# FA harsh flavour.



## SarChasm (31/7/18)

Does anyone else experience a really nasty throat harshness when using any FA concentrates?
I'm using at 1% in two recipes and it's the only ingredient I can think of in either recipe that could be the offender.

One of the recipes being
https://www.ecigssa.co.za/diy-fruit-recipes.t25444/page-13#post-614625

The other recipe I'm using FA fresh cream at 1% as well, a cereal recipe I'm experimenting with.

Reactions: Like 2


----------



## RichJB (31/7/18)

You shouldn't be getting harshness from Cream Fresh, it is one of the most versatile and universally popular flavours. There are flavour profiles, such as peaches and citruses, which can give harsh throat hit. One-off flavours like Flv Persimmon are also renowned for throat razors. But Cream Fresh is just about the furthest thing from harshness that you could vape. 

FA in general are renowned as being quite easy flavours to work with. You might get harshness from their peaches and citruses, as mentioned, but it's not a line renowned for being off in any way. That said, everybody's palate is different and maybe you are just reacting to something in FA that doesn't bother others. Or perhaps it was an expired/spoiled batch. Have you tried single flavour testing the FA concentrates to confirm that it's them?

Reactions: Like 3 | Agree 1 | Informative 1


----------



## SarChasm (31/7/18)

RichJB said:


> You shouldn't be getting harshness from Cream Fresh, it is one of the most versatile and universally popular flavours. There are flavour profiles, such as peaches and citruses, which can give harsh throat hit.

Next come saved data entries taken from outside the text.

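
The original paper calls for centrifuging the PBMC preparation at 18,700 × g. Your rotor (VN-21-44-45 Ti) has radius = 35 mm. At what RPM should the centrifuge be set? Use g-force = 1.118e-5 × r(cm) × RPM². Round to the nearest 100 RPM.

≈ 21900 RPM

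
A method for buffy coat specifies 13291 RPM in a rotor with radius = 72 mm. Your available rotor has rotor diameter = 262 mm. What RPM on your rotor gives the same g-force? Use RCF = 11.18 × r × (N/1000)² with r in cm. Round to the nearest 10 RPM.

Original rotor: r = 72 mm = 7.2 cm
RCF = 11.18 × r × (N/1000)²
RCF_original = 11.18 × 7.2 × (13.291)² = 11.18 × 7.2 × 176.650681 ≈ 14,219.7 × g
Your rotor: r = 262 mm / 2 = 131 mm = 13.1 cm
14,219.7 = 11.18 × 13.1 × (N/1000)²
(N/1000)² = 14,219.7 / 146.458 = 97.09063
N = 1000 × √97.09063 ≈ 9,853.5

≈ 9850 RPM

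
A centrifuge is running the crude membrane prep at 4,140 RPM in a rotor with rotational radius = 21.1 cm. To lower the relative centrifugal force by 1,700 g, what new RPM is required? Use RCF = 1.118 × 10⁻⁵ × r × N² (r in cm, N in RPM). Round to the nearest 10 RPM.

N₂ ≈ 3150 RPM

Current RCF = 1.118 × 10⁻⁵ × 21.1 × (4140)² = 1.118 × 10⁻⁵ × 21.1 × 17,139,600 ≈ 4,043.2 × g
Target RCF = 4,043.2 − 1,700 = 2,343.2 × g
N² = 2,343.2 / (23.5898 × 10⁻⁵) = 9,933,107
N ≈ √9,933,107 ≈ 3,151.7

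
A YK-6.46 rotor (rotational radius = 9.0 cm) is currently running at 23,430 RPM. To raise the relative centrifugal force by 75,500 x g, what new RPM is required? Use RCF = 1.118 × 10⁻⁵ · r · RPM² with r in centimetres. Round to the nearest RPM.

36046 RPM

Current RCF = 1.118 × 10⁻⁵ × 9 × (23430)² = 1.118 × 10⁻⁵ × 9 × 548,964,900 ≈ 55,236.8 × g
Target RCF = 55,236.8 + 75,500 = 130,736.8 × g
N² = 130,736.8 / (10.062 × 10⁻⁵) = 1,299,312,264
N ≈ √1,299,312,264 ≈ 36,046.0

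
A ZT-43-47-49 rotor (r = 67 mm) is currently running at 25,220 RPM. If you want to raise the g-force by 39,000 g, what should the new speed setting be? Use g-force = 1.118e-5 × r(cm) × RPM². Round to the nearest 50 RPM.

r = 67 mm = 6.7 cm
Current RCF = 1.118 × 10⁻⁵ × 6.7 × (25220)² = 1.118 × 10⁻⁵ × 6.7 × 636,048,400 ≈ 47,643.8 × g
Target RCF = 47,643.8 + 39,000 = 86,643.8 × g
N² = 86,643.8 / (7.4906 × 10⁻⁵) = 1,156,700,398
N ≈ √1,156,700,398 ≈ 34,010.3

≈ 34000 RPM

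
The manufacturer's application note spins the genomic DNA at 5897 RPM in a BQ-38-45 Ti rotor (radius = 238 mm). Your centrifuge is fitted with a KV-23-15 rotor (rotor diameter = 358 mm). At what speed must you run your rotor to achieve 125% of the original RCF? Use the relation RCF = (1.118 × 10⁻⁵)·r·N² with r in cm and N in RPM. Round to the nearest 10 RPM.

Original rotor: r = 238 mm = 23.8 cm
RCF_original = 1.118 × 10⁻⁵ × 23.8 × (5897)² = 1.118 × 10⁻⁵ × 23.8 × 34,774,609 ≈ 9,253 × g
Target RCF = 1.25 × 9,253 ≈ 11,566.2 × g
Your rotor: r = 358 mm / 2 = 179 mm = 17.9 cm
11,566.2 = 1.118 × 10⁻⁵ × 17.9 × N²
N² = 11,566.2 / (20.0122 × 10⁻⁵) = 57,795,745
N ≈ √57,795,745 ≈ 7,602.4

7600 RPM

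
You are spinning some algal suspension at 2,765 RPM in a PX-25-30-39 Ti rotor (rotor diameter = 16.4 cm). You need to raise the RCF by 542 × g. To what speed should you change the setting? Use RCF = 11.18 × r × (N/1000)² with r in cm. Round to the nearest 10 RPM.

r = 16.4 / 2 = 8.2 cm
Current RCF = 11.18 × 8.2 × (2.765)² = 11.18 × 8.2 × 7.645225 ≈ 700.9 × g
Target RCF = 700.9 + 542 = 1,242.9 × g
(N/1000)² = 1,242.9 / 91.676 = 13.55753
N = 1000 × √13.55753 ≈ 3,682.1

3680 RPM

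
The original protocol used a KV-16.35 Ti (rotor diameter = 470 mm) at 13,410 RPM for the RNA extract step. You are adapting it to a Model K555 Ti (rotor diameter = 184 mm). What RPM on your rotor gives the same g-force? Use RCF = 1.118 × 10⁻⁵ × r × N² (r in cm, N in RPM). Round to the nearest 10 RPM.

Original rotor: r = 470 mm / 2 = 235 mm = 23.5 cm
RCF_original = 1.118 × 10⁻⁵ × 23.5 × (13410)² = 1.118 × 10⁻⁵ × 23.5 × 179,828,100 ≈ 47,246.2 × g
Your rotor: r = 184 mm / 2 = 92 mm = 9.2 cm
47,246.2 = 1.118 × 10⁻⁵ × 9.2 × N²
N² = 47,246.2 / (10.2856 × 10⁻⁵) = 459,343,159
N ≈ √459,343,159 ≈ 21,432.3

≈ 21430 RPM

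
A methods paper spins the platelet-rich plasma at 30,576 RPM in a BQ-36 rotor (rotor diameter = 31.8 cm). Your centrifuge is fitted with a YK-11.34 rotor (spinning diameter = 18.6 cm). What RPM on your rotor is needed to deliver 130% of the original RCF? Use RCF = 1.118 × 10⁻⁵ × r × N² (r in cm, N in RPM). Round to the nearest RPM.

45584 RPM

Original rotor: r = 31.8 / 2 = 15.9 cm
RCF_original = 1.118 × 10⁻⁵ × 15.9 × (30576)² = 1.118 × 10⁻⁵ × 15.9 × 934,891,776 ≈ 166,188.2 × g
Target RCF = 1.3 × 166,188.2 ≈ 216,044.7 × g
Your rotor: r = 18.6 / 2 = 9.3 cm
216,044.7 = 1.118 × 10⁻⁵ × 9.3 × N²
N² = 216,044.7 / (10.3974 × 10⁻⁵) = 2,077,872,353
N ≈ √2,077,872,353 ≈ 45,583.7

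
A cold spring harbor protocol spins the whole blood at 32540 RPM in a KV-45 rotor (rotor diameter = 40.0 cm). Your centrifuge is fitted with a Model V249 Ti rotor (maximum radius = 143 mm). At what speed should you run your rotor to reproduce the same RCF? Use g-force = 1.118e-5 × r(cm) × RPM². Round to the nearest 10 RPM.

38480 RPM

Original rotor: r = 40.0 / 2 = 20 cm
RCF_original = 1.118 × 10⁻⁵ × 20 × (32540)² = 1.118 × 10⁻⁵ × 20 × 1,058,851,600 ≈ 236,759.2 × g
Your rotor: r = 143 mm = 14.3 cm
236,759.2 = 1.118 × 10⁻⁵ × 14.3 × N²
N² = 236,759.2 / (15.9874 × 10⁻⁵) = 1,480,911,218
N ≈ √1,480,911,218 ≈ 38,482.6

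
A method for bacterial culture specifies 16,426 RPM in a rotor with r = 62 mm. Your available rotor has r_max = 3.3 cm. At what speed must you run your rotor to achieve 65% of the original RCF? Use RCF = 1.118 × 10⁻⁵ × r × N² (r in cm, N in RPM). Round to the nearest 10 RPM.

≈ 18150 RPM

Original rotor: r = 62 mm = 6.2 cm
RCF = 1.118 × 10⁻⁵ × r × N²
RCF_original = 1.118 × 10⁻⁵ × 6.2 × (16426)² = 1.118 × 10⁻⁵ × 6.2 × 269,813,476 ≈ 18,702.4 × g
Target RCF = 0.65 × 18,702.4 ≈ 12,156.6 × g
12,156.6 = 1.118 × 10⁻⁵ × 3.3 × N²
N² = 12,156.6 / (3.6894 × 10⁻⁵) = 329,500,732
N ≈ √329,500,732 ≈ 18,152.2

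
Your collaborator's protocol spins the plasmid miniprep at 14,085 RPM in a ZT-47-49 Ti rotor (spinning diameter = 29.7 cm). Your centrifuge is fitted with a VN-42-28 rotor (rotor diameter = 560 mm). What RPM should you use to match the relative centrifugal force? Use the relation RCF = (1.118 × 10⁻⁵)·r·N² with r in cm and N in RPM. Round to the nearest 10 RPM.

10260 RPM

Original rotor: r = 29.7 / 2 = 14.85 cm
RCF_original = 1.118 × 10⁻⁵ × 14.85 × (14085)² = 1.118 × 10⁻⁵ × 14.85 × 198,387,225 ≈ 32,936.8 × g
Your rotor: r = 560 mm / 2 = 280 mm = 28 cm
32,936.8 = 1.118 × 10⁻⁵ × 28 × N²
N² = 32,936.8 / (31.304 × 10⁻⁵) = 105,215,947
N ≈ √105,215,947 ≈ 10,257.5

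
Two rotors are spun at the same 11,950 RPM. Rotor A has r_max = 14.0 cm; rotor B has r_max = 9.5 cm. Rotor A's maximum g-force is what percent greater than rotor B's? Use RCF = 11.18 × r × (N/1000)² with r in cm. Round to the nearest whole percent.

47%

At equal RPM, RCF scales linearly with r: ratio = 14.0 / 9.5 = 1.4737.
So rotor A delivers 47.4% more g-force.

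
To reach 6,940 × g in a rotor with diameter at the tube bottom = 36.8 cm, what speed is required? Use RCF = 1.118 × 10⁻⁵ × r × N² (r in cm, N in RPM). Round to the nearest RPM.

≈ 5808 RPM

r = 36.8 / 2 = 18.4 cm
6,940 = 1.118 × 10⁻⁵ × 18.4 × N²
N² = 6,940 / (20.5712 × 10⁻⁵) = 33,736,486
N ≈ √33,736,486 ≈ 5,808.3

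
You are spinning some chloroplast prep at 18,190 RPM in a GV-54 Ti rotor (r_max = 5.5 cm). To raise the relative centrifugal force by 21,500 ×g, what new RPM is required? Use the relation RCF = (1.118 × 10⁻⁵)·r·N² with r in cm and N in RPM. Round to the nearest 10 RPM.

N₂ ≈ 26090 RPM

Current RCF = 1.118 × 10⁻⁵ × 5.5 × (18190)² = 1.118 × 10⁻⁵ × 5.5 × 330,876,100 ≈ 20,345.6 × g
Target RCF = 20,345.6 + 21,500 = 41,845.6 × g
N² = 41,845.6 / (6.149 × 10⁻⁵) = 680,526,915
N ≈ √680,526,915 ≈ 26,086.9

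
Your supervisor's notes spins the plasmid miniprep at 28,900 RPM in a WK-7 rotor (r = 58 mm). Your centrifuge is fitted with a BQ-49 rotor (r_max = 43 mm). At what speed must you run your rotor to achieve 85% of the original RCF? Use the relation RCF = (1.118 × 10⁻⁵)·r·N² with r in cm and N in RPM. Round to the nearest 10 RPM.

≈ 30940 RPM

Original rotor: r = 58 mm = 5.8 cm
RCF_original = 1.118 × 10⁻⁵ × 5.8 × (28900)² = 1.118 × 10⁻⁵ × 5.8 × 835,210,000 ≈ 54,158.4 × g
Target RCF = 0.85 × 54,158.4 ≈ 46,034.6 × g
Your rotor: r = 43 mm = 4.3 cm
46,034.6 = 1.118 × 10⁻⁵ × 4.3 × N²
N² = 46,034.6 / (4.8074 × 10⁻⁵) = 957,577,901
N ≈ √957,577,901 ≈ 30,944.8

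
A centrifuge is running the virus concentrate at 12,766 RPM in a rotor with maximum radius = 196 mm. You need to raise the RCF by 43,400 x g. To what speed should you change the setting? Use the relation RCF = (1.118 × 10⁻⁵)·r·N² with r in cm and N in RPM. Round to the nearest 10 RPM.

r = 196 mm = 19.6 cm
Current RCF = 1.118 × 10⁻⁵ × 19.6 × (12766)² = 1.118 × 10⁻⁵ × 19.6 × 162,970,756 ≈ 35,711.5 × g
Target RCF = 35,711.5 + 43,400 = 79,111.5 × g
N² = 79,111.5 / (21.9128 × 10⁻⁵) = 361,028,714
N ≈ √361,028,714 ≈ 19,000.8

N₂ ≈ 19000 RPM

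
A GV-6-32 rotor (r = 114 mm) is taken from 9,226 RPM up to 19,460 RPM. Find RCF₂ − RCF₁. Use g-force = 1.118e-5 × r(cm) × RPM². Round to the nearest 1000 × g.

r = 114 mm = 11.4 cm
RCF₁ = 1.118 × 10⁻⁵ × 11.4 × (9226)² = 1.118 × 10⁻⁵ × 11.4 × 85,119,076 ≈ 10,848.6 × g
RCF₂ = 1.118 × 10⁻⁵ × 11.4 × (19460)² = 1.118 × 10⁻⁵ × 11.4 × 378,691,600 ≈ 48,265 × g
Increase = 48,265 − 10,848.6 = 37,416.4

≈ 37000 x g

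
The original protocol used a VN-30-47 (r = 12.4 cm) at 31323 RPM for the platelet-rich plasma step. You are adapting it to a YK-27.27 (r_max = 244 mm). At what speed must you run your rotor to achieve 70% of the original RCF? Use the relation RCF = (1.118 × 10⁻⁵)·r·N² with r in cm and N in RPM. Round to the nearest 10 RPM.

18680 RPM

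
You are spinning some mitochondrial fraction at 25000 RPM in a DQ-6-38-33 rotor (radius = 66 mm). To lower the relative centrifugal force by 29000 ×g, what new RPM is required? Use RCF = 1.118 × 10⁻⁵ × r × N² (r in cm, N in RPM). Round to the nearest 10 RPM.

r = 66 mm = 6.6 cm
Current RCF = 1.118 × 10⁻⁵ × 6.6 × (25000)² = 1.118 × 10⁻⁵ × 6.6 × 625,000,000 ≈ 46,117.5 × g
Target RCF = 46,117.5 − 29,000 = 17,117.5 × g
N² = 17,117.5 / (7.3788 × 10⁻⁵) = 231,982,165
N ≈ √231,982,165 ≈ 15,231.0

≈ 15230 RPM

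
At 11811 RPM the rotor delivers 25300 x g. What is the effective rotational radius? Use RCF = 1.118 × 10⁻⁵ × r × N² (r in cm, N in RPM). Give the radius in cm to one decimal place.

≈ 16.2 cm

25300 = 1.118 × 10⁻⁵ × r × (11811)²
r = 25300 / (1.118 × 10⁻⁵ × 139,499,721) = 25300 / 1559.607 ≈ 16.222 cm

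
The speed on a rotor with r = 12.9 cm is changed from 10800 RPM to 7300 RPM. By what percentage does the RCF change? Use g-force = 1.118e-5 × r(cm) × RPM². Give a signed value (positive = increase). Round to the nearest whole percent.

RCF ∝ N², so the ratio is (7300/10800)² = (0.675926)² = 0.4569.
Change = 0.4569 − 1 = -0.5431 → -54.3%.

-54%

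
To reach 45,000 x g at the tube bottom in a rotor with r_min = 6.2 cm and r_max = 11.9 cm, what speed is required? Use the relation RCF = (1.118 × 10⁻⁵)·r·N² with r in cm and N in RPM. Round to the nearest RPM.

18391 RPM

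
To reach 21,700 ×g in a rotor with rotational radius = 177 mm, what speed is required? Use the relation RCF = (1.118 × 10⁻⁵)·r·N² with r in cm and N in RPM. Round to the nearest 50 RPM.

≈ 10450 RPM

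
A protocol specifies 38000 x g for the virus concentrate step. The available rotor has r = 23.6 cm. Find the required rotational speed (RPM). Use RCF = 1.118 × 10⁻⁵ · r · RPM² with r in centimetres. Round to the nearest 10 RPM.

38,000 = 1.118 × 10⁻⁵ × 23.6 × N²
N² = 38,000 / (26.3848 × 10⁻⁵) = 144,022,316
N ≈ √144,022,316 ≈ 12,000.9

≈ 12000 RPM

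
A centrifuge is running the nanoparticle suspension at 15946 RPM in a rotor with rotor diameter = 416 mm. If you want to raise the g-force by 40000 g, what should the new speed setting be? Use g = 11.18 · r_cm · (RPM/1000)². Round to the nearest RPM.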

One-off flavours like Flv Persimmon are also renowned for throat razors. But Cream Fresh is just about the furthest thing from harshness that you could vape.
> 
> FA in general are renowned as being quite easy flavours to work with. You might get harshness from their peaches and citruses, as mentioned, but it's not a line renowned for being off in any way. That said, everybody's palate is different and maybe you are just reacting to something in FA that doesn't bother others. Or perhaps it was an expired/spoiled batch. Have you tried single flavour testing the FA concentrates to confirm that it's them?



Tempted to doing that between now and the weekend.
With regards to single flavour testing cream fresh, how long a steep does it need?

Reactions: Like 2


----------



## bjorncoetsee (31/7/18)

Have u steeped them at all? Even at least 3days? Could even be ur pg or ur nic. Only use Gold nic, very smooth others is harsh

Reactions: Like 2


----------



## SarChasm (31/7/18)

bjorncoetsee said:


> Have u steeped them at all? Even at least 3days? Could even be ur pg or ur nic. Only use Gold nic, very smooth others is harsh



Both recipes were steeped a month before cracking the seal.
Used Scrawny in PG.

Reactions: Like 2


----------



## RichJB (31/7/18)

Like most creams, Cream Fresh does need a few days to settle. But that doesn't matter. If it's going to be harsh, it will be harshest fresh mixed. If you had used FA Vienna Cream and reported an off-note, I could understand it as Vienna has an acetone note for the first day or two before it steeps out. But Cream Fresh is well behaved and mild. If there is something off about your bottle of it or it just doesn't suit your palate, you should pick it up immediately off the shake.

Reactions: Like 3


----------



## craigb (31/7/18)

SarChasm said:


> Both recipes were steeped a month before cracking the seal.
> Used Scrawny in PG.


I personally find scrawny to be rather harsh.

Reactions: Like 2 | Informative 1


----------



## SarChasm (31/7/18)

craigb said:


> I personally find scrawny to be rather harsh.



I didn't actually consider the nic, as I've used Scrawny in other mixes that came out smooth. It's just the two mixes mentioned above that goes straight to the throat.

Reactions: Like 2


----------



## StompieZA (31/7/18)

Mixed a juice last night with fruits and fresh cream FA an no harsh hits. 0mg juice.

Reactions: Like 3


----------



## franshorn (31/7/18)

@SarChasm 
The last batch of Kiwi Double I got seems to be the culprit. I also mix that SWAK mix, and only in the last batch with a fresh bottle of Kiwi double I get some razor throat. Also using Scrawny Gecko PG nic, but my other mixes are fine.

Reactions: Like 3


----------